- Genre: Drama
- Based on: Cutting It by BBC
- Starring: Jeanette Hain Muriel Baumeister Tobias Oertel Ralph Herforth Cordula Trantow Klaus Manchen Anja Franke Jasmin Schwiers Annabelle Mandeng Oliver Broumis
- Country of origin: Germany
- Original language: German
- No. of seasons: 1
- No. of episodes: 13

Production
- Running time: 45 minutes

Original release
- Network: Sat.1
- Release: October 10, 2005 – January 9, 2006

= Bis in die Spitzen =

Bis in die Spitzen (To The Tips) is a German drama television series, based on the British BBC series Cutting It. The series was originally broadcast on Mondays at 21:15, with 13 episodes in total being broadcast on Sat. 1. The original run of the series started on 10 October 2005 and the final episode was broadcast on 9 January 2006.

==Plot==

Niki and Philipp have been happily married for ten years and run a hairdressing salon together in Berlin. But their life of tranquility does not last long, as Niki's ex-boyfriend Finn appears and sends Niki into an emotional rollercoaster. Finn's wife Mia also decides to open a salon directly across the street and causes a turf war, which is fought on all fronts.

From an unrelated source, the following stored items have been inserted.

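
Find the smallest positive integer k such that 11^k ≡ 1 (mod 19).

3

The order of 11 must divide p − 1 = 18 = 2 · 3^2.
Divisors: 1, 2, 3, 6, 9, 18.
Check each in increasing order: 11^1 ≡ 11;  11^2 ≡ 7;  11^3 ≡ 1.
Smallest exponent giving 1 is 3.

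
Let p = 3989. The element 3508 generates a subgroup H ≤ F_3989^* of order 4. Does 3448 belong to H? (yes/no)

no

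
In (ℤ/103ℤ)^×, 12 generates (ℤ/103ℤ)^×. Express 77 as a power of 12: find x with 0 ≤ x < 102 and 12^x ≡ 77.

23

Baby-step giant-step with m = ceil(sqrt(102)) = 11.
Baby table (12^j mod 103 for j=0..10):
  0:1  1:12  2:41  3:80  4:33  5:87  6:14  7:65
  8:59  9:90  10:50
Giant step factor: 12^(-11) ≡ 40 (mod 103).
Scan 77·40^i mod 103 for i = 0, 1, …:
  i=0: 77   i=1: 93   i=2: 12
Match at i=2, j=1: x = 2·11 + 1 = 23.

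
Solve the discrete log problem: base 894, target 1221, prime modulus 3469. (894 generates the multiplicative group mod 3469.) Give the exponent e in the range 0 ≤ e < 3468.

1758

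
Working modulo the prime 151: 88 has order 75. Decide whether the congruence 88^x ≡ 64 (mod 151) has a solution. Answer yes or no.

64 ∈ ⟨88⟩ iff 64^75 ≡ 1 (mod 151), since |⟨88⟩| = 75.
64^75 mod 151 = 1.
Since 1 = 1, 64 lies in the subgroup.

yes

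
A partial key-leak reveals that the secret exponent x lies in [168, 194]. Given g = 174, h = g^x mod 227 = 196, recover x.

Compute 174^168 mod 227 = 21, then multiply by 174 repeatedly:
  174^168=21  174^169=22  174^170=196
Found 196 at exponent 170.

170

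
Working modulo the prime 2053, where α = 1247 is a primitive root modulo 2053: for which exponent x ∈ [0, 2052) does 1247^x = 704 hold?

561

Baby-step giant-step with m = ceil(sqrt(2052)) = 46.
Baby table (1247^j mod 2053 for j=0..45):
  0:1  1:1247  2:888  3:769  4:192  5:1276  6:97  7:1885
  8:1963  9:685  10:147  11:592  12:1197  13:128  14:1535  15:749
  16:1941  17:1993  18:1141  19:98  20:1079  21:798  22:1454  23:339
  24:1868  25:1294  26:2013  27:1445  28:1434  29:35  30:532  31:285
  32:226  33:561  34:1547  35:1342  36:279  37:956  38:1392  39:1039
  40:190  41:835  42:374  43:347  44:1579  45:186
Giant step factor: 1247^(-46) ≡ 1092 (mod 2053).
Scan 704·1092^i mod 2053 for i = 0, 1, …:
  i=0: 704   i=1: 946   i=2: 373   i=3: 822
  i=4: 463   i=5: 558   i=6: 1648   i=7: 1188
  i=8: 1853   i=9: 1271   i=10: 104   i=11: 653
  i=12: 685
Match at i=12, j=9: x = 12·46 + 9 = 561.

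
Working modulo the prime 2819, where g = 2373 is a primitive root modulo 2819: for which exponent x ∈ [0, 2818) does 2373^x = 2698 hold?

Baby-step giant-step with m = ceil(sqrt(2818)) = 54.
Baby table (2373^j mod 2819 for j=0..53):
  0:1  1:2373  2:1586  3:213  4:848  5:2357  6:265  7:208
  8:259  9:65  10:2019  11:1606  12:2569  13:1559  14:979  15:311
  16:2244  17:2740  18:1406  19:1561  20:87  21:664  22:2670  23:1617
  24:482  25:2091  26:503  27:1182  28:2800  29:17  30:875  31:1591
  32:802  33:321  34:603  35:1686  36:717  37:1584  38:1105  39:495
  40:1931  41:1388  42:1132  43:2548  44:2468  45:1501  46:1476  47:1350
  48:1166  49:1479  50:12  51:286  52:2118  53:2556
Giant step factor: 2373^(-54) ≡ 715 (mod 2819).
Scan 2698·715^i mod 2819 for i = 0, 1, …:
  i=0: 2698   i=1: 874   i=2: 1911   i=3: 1969
  i=4: 1154   i=5: 1962   i=6: 1787   i=7: 698
  i=8: 107   i=9: 392     …   i=22: 1098
  i=23: 1388
Match at i=23, j=41: x = 23·54 + 41 = 1283.

1283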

==Reviews and Production==

Prior to release the series was highly anticipated and praised by critics, but the ratings fell short of expectations. Following poor reviews Sat. 1 announced on 27 December 2005 that the series would be discontinued after the first season (13 episodes); a continuation of the series had originally been planned.

The complete series was first released on DVD on 24 March 2006 as a set of four discs.